In a first-of-its kind study published in Modern Pathology, a team of researcher-clinicians at Beth Israel Deaconess Medical Center (BIDMC) conducted a retrospective analysis to evaluate whether testosterone therapy was associated with changes in breast tissues, and if so, how long it took for these changes to take place.
"Unlike mastectomies performed in the context of breast cancer, chest-contouring surgery does not remove the entire mammary gland, and breast cancer can still potentially occur in residual breast tissue," said lead author Jan Heng, PhD, a staff scientist at BIDMC and an Assistant Professor of Pathology at Harvard Medical School. "The long-term impact of testosterone therapy on these hormone-sensitive breast tissues is poorly understood."
Heng and colleagues reviewed samples of breast tissue taken from transgender patients who underwent chest-contouring surgery at BIDMC between 2013 and 2019. Among the 447 patients, 367 had received testosterone therapy prior to the surgery, and 79 had not. The researchers gathered demographic data and medical history — including duration of testosterone therapy — from patients' electronic medical records.

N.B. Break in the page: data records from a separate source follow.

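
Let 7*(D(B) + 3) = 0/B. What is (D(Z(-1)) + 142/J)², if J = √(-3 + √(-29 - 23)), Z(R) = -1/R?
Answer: (3 - 142/√(-3 + 2*I*√13))² ≈ -1151.8 - 2130.1*I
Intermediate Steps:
D(B) = -3 (D(B) = -3 + (0/B)/7 = -3 + (⅐)*0 = -3 + 0 = -3)
J = √(-3 + 2*I*√13) (J = √(-3 + √(-52)) = √(-3 + 2*I*√13) ≈ 1.5508 + 2.3249*I)
(D(Z(-1)) + 142/J)² = (-3 + 142/(√(-3 + 2*I*√13)))² = (-3 + 142/√(-3 + 2*I*√13))²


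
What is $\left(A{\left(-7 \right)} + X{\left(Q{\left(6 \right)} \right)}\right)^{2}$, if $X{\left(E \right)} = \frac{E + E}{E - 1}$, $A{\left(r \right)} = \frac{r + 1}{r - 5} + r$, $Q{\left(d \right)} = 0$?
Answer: $\frac{169}{4} \approx 42.25$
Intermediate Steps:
$A{\left(r \right)} = r + \frac{1 + r}{-5 + r}$ ($A{\left(r \right)} = \frac{1 + r}{-5 + r} + r = r + \frac{1 + r}{-5 + r}$)
$X{\left(E \right)} = \frac{2 E}{-1 + E}$
$\left(A{\left(-7 \right)} + X{\left(Q{\left(6 \right)} \right)}\right)^{2} = \left(\frac{1 + \left(-7\right)^{2} - -28}{-5 - 7} + 2 \cdot 0 \frac{1}{-1 + 0}\right)^{2} = \left(\frac{1 + 49 + 28}{-12} + 2 \cdot 0 \frac{1}{-1}\right)^{2} = \left(\left(- \frac{1}{12}\right) 78 + 2 \cdot 0 \left(-1\right)\right)^{2} = \left(- \frac{13}{2} + 0\right)^{2} = \left(- \frac{13}{2}\right)^{2} = \frac{169}{4}$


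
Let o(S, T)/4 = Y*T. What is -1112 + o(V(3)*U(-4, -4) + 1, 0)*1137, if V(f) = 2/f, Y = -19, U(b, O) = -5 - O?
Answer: -1112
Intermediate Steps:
o(S, T) = -76*T (o(S, T) = 4*(-19*T) = -76*T)
-1112 + o(V(3)*U(-4, -4) + 1, 0)*1137 = -1112 - 76*0*1137 = -1112 + 0*1137 = -1112 + 0 = -1112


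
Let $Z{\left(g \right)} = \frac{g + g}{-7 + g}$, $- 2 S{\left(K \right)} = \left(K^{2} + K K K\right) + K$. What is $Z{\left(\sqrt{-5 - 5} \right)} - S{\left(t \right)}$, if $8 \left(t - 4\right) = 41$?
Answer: $\frac{25763419}{60416} - \frac{14 i \sqrt{10}}{59} \approx 426.43 - 0.75037 i$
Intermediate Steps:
$t = \frac{73}{8}$ ($t = 4 + \frac{1}{8} \cdot 41 = 4 + \frac{41}{8} = \frac{73}{8} \approx 9.125$)
$S{\left(K \right)} = - \frac{K}{2} - \frac{K^{2}}{2} - \frac{K^{3}}{2}$ ($S{\left(K \right)} = - \frac{\left(K^{2} + K K K\right) + K}{2} = - \frac{\left(K^{2} + K^{2} K\right) + K}{2} = - \frac{\left(K^{2} + K^{3}\right) + K}{2} = - \frac{K + K^{2} + K^{3}}{2} = - \frac{K}{2} - \frac{K^{2}}{2} - \frac{K^{3}}{2}$)
$Z{\left(g \right)} = \frac{2 g}{-7 + g}$
$Z{\left(\sqrt{-5 - 5} \right)} - S{\left(t \right)} = \frac{2 \sqrt{-5 - 5}}{-7 + \sqrt{-5 - 5}} - \left(- \frac{1}{2}\right) \frac{73}{8} \left(1 + \frac{73}{8} + \left(\frac{73}{8}\right)^{2}\right) = \frac{2 \sqrt{-10}}{-7 + \sqrt{-10}} - \left(- \frac{1}{2}\right) \frac{73}{8} \left(1 + \frac{73}{8} + \frac{5329}{64}\right) = \frac{2 i \sqrt{10}}{-7 + i \sqrt{10}} - \left(- \frac{1}{2}\right) \frac{73}{8} \cdot \frac{5977}{64} = \frac{2 i \sqrt{10}}{-7 + i \sqrt{10}} - - \frac{436321}{1024} = \frac{2 i \sqrt{10}}{-7 + i \sqrt{10}} + \frac{436321}{1024} = \frac{436321}{1024} + \frac{2 i \sqrt{10}}{-7 + i \sqrt{10}}$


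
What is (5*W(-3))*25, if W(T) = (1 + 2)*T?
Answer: -1125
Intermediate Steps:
W(T) = 3*T
(5*W(-3))*25 = (5*(3*(-3)))*25 = (5*(-9))*25 = -45*25 = -1125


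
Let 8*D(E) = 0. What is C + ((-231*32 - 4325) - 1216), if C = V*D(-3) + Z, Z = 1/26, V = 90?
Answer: -336257/26 ≈ -12933.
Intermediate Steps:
D(E) = 0 (D(E) = (⅛)*0 = 0)
Z = 1/26 ≈ 0.038462
C = 1/26 (C = 90*0 + 1/26 = 0 + 1/26 = 1/26 ≈ 0.038462)
C + ((-231*32 - 4325) - 1216) = 1/26 + ((-231*32 - 4325) - 1216) = 1/26 + ((-7392 - 4325) - 1216) = 1/26 + (-11717 - 1216) = 1/26 - 12933 = -336257/26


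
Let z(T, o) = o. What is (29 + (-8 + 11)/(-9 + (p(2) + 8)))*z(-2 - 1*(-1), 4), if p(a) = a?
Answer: 128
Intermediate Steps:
(29 + (-8 + 11)/(-9 + (p(2) + 8)))*z(-2 - 1*(-1), 4) = (29 + (-8 + 11)/(-9 + (2 + 8)))*4 = (29 + 3/(-9 + 10))*4 = (29 + 3/1)*4 = (29 + 3*1)*4 = (29 + 3)*4 = 32*4 = 128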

Focusing on seven histologic features associated with testosterone therapy, the researchers' analysis suggested that, overall, testosterone therapy does not result in clinically significant changes in breast tissue even when patients take it for more than 12 months. One of the seven histologic features — lobular atrophy, a change associated with a lower risk of breast cancer — was significantly linked to longer duration of testosterone therapy; four other types were less likely to occur in patients taking testosterone therapy than in patients who were not taking the hormone.
Heng and colleagues also found high-risk cellular changes as well as cancer in 2.5 percent of patients receiving testosterone therapy. Taken together, the researchers' findings shed new light on testosterone therapy's effect on breast tissues, and suggest that physicians should consider routine, culturally-sensitive, breast cancer screening for transgender men and non-gender conforming individuals.
"Identifying breast cancer risk factors unique to the transgender men and the non-gender conforming community as well as establishing screening protocols will be important," said Heng. "It remains unclear to what extent breast cancer risk is modified after testosterone therapy in combination with gender affirming surgeries. Ultimately, studying the molecular underpinnings of how testosterone therapy modulates breast biology and cancer risk could enable us to identify biomarkers of importance to the transgender population that may also be applicable for breast cancer prevention in cisgender women as well."